SINGAPORE (Reuters) - The Singapore trading hubs of the world's largest commodity companies are coming under scrutiny from the governments of some resource-producing countries who say they suspect they are using units in the Southeast Asian financial centre to avoid tax.
Some of the world's largest oil, mining and soft commodity companies book billions of dollars of revenue in the tiny island state every year, where tax rates can be very low, which is perfectly legal unless they deliberately underprice group transactions so as to shift profit there from units in other countries.
The companies deny any improper transfer pricing and say they are in Singapore to be closer to Asian clients, to local expertise and trade routes, as the region accounts for a growing share of their business.
The world's two largest miners, BHP Billiton and Rio Tinto, between them booked close to US$50 billion (S$68.41 billion) in revenue in Singapore in 2013, according to documents from the country's corporate registry, and posted a combined net profit of more than US$2 billion.
They mostly conduct trading operations there, a high-volume, low-margin business that involves buying up commodities from their global operations and selling them on to clients. They also look after logistics and risk management.
The companies say their Singaporean operations were not set up to cut tax but to serve their clients better.
Australia and Indonesia's tax authorities say they are investigating whether arrangements like these simply shift profits away from where the commodities are extracted.
Most jurisdictions require such arrangements to have a commercial purpose beyond saving tax, and the group transactions should be conducted at arms-length pricing.
Australia and Indonesia both rely heavily on mining exports and count global miners among their biggest taxpayers.
Australia's tax office has said it is conducting audits of 15 marketing hubs in Singapore and Switzerland that it says it expects will raise an extra US$1 billion.
It has not identified the companies involved, although BHP and Rio told an Australian Senate hearing on Friday that their Singapore units were being audited.
"Quite clearly, we are in dispute with a number of taxpayers," Australian Taxation Office Commissioner Chris Jordan told a Senate hearing on Wednesday.
Indonesia's tax office head, Sigit Priadi Pramudito, told Reuters recently that the transfer pricing arrangements of commodity companies were a particular concern, but he did not identify specific companies.
"Say a company sells with a cheap price to Singapore, and then sells from Singapore to the world, where would the profit be? In Singapore, right? And where's the money? In Singapore, right? What does Indonesia get? Nothing," he said.
Resource-producing countries do typically raise taxes on resource extraction through royalties, said Harvey Koenig, tax partner at KPMG in Singapore. But he added "there are still various concerns from producer countries that a major part of the profits is not being retained in those countries," without commenting on any specific company or investigation.
Singapore has long been a global hub for oil trading, complementing its big refining industry and operational centres for a number of oil majors, but in recent years, miners and other commodity firms have also moved to the Southeast Asian island.
In 2012, BHP shut its marketing office in the Netherlands and consolidated all its metal trading operations in Singapore.
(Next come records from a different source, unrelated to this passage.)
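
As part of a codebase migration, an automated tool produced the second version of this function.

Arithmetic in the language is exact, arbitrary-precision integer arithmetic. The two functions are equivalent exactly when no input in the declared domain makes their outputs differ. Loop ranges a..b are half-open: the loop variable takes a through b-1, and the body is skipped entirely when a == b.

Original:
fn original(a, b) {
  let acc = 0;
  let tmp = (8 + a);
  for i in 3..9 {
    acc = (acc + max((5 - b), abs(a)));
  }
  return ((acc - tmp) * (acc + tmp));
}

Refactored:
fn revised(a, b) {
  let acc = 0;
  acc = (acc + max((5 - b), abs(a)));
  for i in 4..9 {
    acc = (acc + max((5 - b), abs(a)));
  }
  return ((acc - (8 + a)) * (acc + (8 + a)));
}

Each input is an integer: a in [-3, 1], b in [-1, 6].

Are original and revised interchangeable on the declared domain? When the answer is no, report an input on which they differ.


Although loop structure differs; also min/max/abs usage differs; also local variable names differ; also arithmetic usage differs; also constant usage differs, 40/40 inputs agree.
verdict: equivalent


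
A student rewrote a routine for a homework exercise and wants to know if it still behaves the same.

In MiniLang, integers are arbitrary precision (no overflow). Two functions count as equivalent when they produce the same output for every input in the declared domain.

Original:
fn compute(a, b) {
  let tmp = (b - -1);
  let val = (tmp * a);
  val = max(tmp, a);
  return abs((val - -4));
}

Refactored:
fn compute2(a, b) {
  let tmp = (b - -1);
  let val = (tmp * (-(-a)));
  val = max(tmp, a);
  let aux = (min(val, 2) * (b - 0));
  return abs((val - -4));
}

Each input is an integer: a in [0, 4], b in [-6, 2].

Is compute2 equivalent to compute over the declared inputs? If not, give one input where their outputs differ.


This is a faithful refactor — statement counts differ, plus constant usage differs, plus arithmetic usage differs, plus local variable names differ, plus min/max/abs usage differs, but the computed results match everywhere.
Tracing a=0, b=0: compute: tmp = 1; val = 0; val = 1; return 5 | compute2: tmp = 1; val = 0; val = 1; aux = 0; return 5 — matching result 5.
An exhaustive pass over the 45 declared inputs shows identical outputs.
verdict: equivalent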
It says it employs around 400 people there.
It operates much of its marketing operations in Singapore through the branch of an entity set up in the Swiss town of Baar - BHP Billiton Marketing AG.
In the 2013-14 financial year, the branch had revenue of US$38.6 billion, a profit of US$1 billion and a tax rate of zero, according to accounts filed in Singapore. The accounts of the branch's Swiss parent are not publicly available.
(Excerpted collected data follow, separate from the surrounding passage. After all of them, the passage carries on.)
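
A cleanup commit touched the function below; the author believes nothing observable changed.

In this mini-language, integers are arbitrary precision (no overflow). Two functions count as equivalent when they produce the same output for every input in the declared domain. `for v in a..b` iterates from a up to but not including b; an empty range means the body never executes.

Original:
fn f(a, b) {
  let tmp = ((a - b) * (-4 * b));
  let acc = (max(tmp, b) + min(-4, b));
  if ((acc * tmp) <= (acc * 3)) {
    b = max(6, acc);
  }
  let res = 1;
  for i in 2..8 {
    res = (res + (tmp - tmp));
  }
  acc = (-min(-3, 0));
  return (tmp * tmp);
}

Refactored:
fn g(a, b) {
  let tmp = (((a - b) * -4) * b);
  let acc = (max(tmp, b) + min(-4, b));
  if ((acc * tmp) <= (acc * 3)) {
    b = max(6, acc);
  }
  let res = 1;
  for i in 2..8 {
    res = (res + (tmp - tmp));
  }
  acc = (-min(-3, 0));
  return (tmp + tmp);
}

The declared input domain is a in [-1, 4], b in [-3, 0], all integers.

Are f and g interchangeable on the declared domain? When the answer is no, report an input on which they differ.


Evaluate both at a=-1, b=-3.
f: tmp becomes 24; next acc becomes 20; next ((acc * tmp) <= (acc * 3)) evaluates to false; next res becomes 1; next at i=2:; next res becomes 1; next at i=3:; next res becomes 1; next at i=4:; next res becomes 1; next at i=5:; next res becomes 1; next at i=6:; next res becomes 1; next at i=7:; next res becomes 1; next acc becomes 3; next final value 576
g: tmp becomes 24; next acc becomes 20; next ((acc * tmp) <= (acc * 3)) evaluates to false; next res becomes 1; next at i=2:; next res becomes 1; next at i=3:; next res becomes 1; next at i=4:; next res becomes 1; next at i=5:; next res becomes 1; next at i=6:; next res becomes 1; next at i=7:; next res becomes 1; next acc becomes 3; next final value 48
576 against 48: the behavior changed.
verdict: not equivalent; witness: a=-1, b=-3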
BHP said it pays income tax in Australia on a "substantial portion of the revenue" that the hub earns.
"BHP Billiton is the largest taxpayer in Australia and takes its tax obligations very seriously," it said.
Rio told a Senate hearing in Australia on Friday that the work it undertakes in Singapore could not be sensibly undertaken elsewhere. "Singapore is seen as a neutral location between buyer and seller," Rio's Australia managing director Phil Edmands told the Senate panel.
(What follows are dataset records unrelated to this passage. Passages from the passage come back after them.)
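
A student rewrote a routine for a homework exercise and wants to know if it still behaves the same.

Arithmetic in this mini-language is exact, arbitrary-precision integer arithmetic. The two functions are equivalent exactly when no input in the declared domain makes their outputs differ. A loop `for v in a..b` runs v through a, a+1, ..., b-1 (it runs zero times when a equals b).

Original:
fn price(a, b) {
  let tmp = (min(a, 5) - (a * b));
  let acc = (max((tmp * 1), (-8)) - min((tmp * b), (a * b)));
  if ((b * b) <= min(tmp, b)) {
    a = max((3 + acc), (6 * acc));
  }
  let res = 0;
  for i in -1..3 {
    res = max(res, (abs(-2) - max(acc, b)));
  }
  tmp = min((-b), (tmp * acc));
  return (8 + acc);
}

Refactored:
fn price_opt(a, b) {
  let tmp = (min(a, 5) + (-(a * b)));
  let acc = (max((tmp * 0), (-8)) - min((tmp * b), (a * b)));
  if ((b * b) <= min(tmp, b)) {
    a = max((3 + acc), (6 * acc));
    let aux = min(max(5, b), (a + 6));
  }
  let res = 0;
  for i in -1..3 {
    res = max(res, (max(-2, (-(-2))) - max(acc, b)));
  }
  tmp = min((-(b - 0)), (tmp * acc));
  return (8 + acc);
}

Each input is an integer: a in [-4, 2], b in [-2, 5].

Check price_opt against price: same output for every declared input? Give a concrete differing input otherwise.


Evaluate both at a=-4, b=-2.
price: tmp=-12, then acc=-16, then ((b * b) <= min(tmp, b)) is false, then res=0, then (i=-1), then res=4, then (i=0), then res=4, then (i=1), then res=4, then (i=2), then res=4, then tmp=2, then returns -8
price_opt: tmp=-12, then acc=-8, then ((b * b) <= min(tmp, b)) is false, then res=0, then (i=-1), then res=4, then (i=0), then res=4, then (i=1), then res=4, then (i=2), then res=4, then tmp=2, then returns 0
-8 vs 0 — the two versions disagree here.
verdict: not equivalent; witness: a=-4, b=-2


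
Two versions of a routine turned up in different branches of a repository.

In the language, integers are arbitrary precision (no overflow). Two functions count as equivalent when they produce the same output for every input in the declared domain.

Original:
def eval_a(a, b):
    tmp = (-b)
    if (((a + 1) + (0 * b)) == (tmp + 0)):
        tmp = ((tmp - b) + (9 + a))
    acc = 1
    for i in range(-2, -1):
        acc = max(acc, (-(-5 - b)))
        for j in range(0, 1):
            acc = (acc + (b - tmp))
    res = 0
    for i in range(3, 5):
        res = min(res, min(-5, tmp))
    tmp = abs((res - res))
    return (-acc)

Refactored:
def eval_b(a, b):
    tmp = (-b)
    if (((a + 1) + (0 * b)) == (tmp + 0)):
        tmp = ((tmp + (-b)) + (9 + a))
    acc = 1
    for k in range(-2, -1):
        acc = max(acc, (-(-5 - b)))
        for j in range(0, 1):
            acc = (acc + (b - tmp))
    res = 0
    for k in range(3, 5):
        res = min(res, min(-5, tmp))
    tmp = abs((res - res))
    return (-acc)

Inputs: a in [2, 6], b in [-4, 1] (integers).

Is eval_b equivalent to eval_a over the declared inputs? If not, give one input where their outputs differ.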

The companies benefit from being located near a growing community of commodity traders, with the likes of Trafigura, Gunvor, Cargill and Vitol all basing trading hubs there.
Under Singapore's Global Trader Programme, companies can get a concessionary tax rate as low as 5 percent if they conduct a substantial enough volume of business, base high-ranking staff on the island and make use of the country's financial services sector.
Larger companies can privately negotiate an even lower rate.
Rio said it receives a 5 percent tax rate in Singapore, while BHP declined to say what incentives it receives.
Singapore's Ministry of Finance said there were many business reasons for commodity companies to operate in Singapore, including its "developed network of shipping and logistics players, financiers and legal practitioners", while "tax incentives are given to companies with substantive economic activities that will significantly add value to our economy".